On the annual British Journalism Overview awards, which she attended when she was considerably incapacitated by in poor health well being, she got here throughout as a exceptional expertise. Her confidence, robust opinions, throaty voice and darkish eyes have been mesmerising, bringing to thoughts the Historical Mariner.

She appeared formidable, and will undertake a domineering stance worthy of Girl Bracknell to realize her purpose, however was all the time comfortable to speak. These qualities, mixed with robust opinions (not all the time conservative), information and expertise, made her more and more sought-after by broadcasters.

The gladiatorial ambiance of Query Time or Any Questions held no fears. She had the toughness and self-confidence that got here from the mix of a privileged background and willpower to beat the bullying by males that she had encountered as a younger journalist. She additionally turned being a lady to her benefit. A loyal person of heavy black mascara and a glamorous dresser, she wore a fur coat to go to the Falklands battle. She tended to cover key paperwork in her bra.

Daughter of Theodora (nee McDonald) and Norman Leslie, she was born in Rawalpindi, in pre-partition India, now in Pakistan. Her father, like her grandfather, was an oil govt, posted in India and Pakistan. At 9 Ann was despatched to Presentation Convent boarding faculty, Matlock, Derbyshire, then to the Convent of the Holy Baby Jesus in Mayfield, East Sussex.

She studied English at Girl Margaret Corridor, Oxford, and, after graduating in 1961, took a £20-a-week job on a whim within the Manchester workplace of the Every day Specific, then owned by Lord Beaverbrook. This was the swaggering heyday of the newspaper, and of the outdated Fleet Avenue mannequin of the nationwide press, when the newsroom tolerated drunken characters and large bills.

There have been 700 journalists in Manchester alone, and so they competed furiously, with underhand techniques, to scupper their rivals’ tales.

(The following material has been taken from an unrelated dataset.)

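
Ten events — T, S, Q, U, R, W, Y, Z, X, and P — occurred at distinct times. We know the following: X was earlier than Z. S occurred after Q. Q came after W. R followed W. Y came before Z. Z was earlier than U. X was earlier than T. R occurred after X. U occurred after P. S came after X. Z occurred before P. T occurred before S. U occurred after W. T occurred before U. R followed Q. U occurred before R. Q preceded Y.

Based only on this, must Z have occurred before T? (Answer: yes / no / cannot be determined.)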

Leslie described the expertise in her autobiography, Killing My Personal Snakes (2008). “I had by no means felt so overseas as I did in Manchester,” she wrote. The actual training within the first 12 months was to “see off assorted sexist bullying males”, whereas studying the best way to drink. She beloved the tv collection Mad Males in later life, as a result of it completely described the sexism she encountered within the 60s.

In Manchester she rented a home with the actor Janet Suzman. After a 12 months, aged 22, and recognized as a “younger meteor”, she was transferred to London by her editor, Bob Edwards, to write down a column.

Throughout a 40-year profession, she received 9 British Press awards, two lifetime achievements awards, and the 1999 James Cameron award for worldwide reporting. She was appointed DBE in 2007 for companies to journalism. David Randall’s 2005 ebook The Nice Reporters known as her “essentially the most versatile of all of them”.

Leslie was by no means simple to pigeonhole. She was a member of the Nationwide Union of Journalists and a passionate believer within the free press. Journalism, she mentioned, “has by no means been an ego journey for me”. She described her work as “essentially the most exhilarating, exhausting, absorbing profession that life can provide”, however managed to mix it with a secure marriage to Michael Fletcher, whom she met at Oxford, and married in 1969, itemizing household life as her sole recreation in Who’s Who.

She ended her autobiography by saying that one of many duties of journalism was to shine a torch into darkish areas, “face the glacier within the cabinet, expose its coldness and cruelty to the intense, clear and humanising gentle of day”. This she did, unflinchingly.

Leslie is survived by her husband, her daughter, Katharine, and two grandchildren, Joseph and Martha.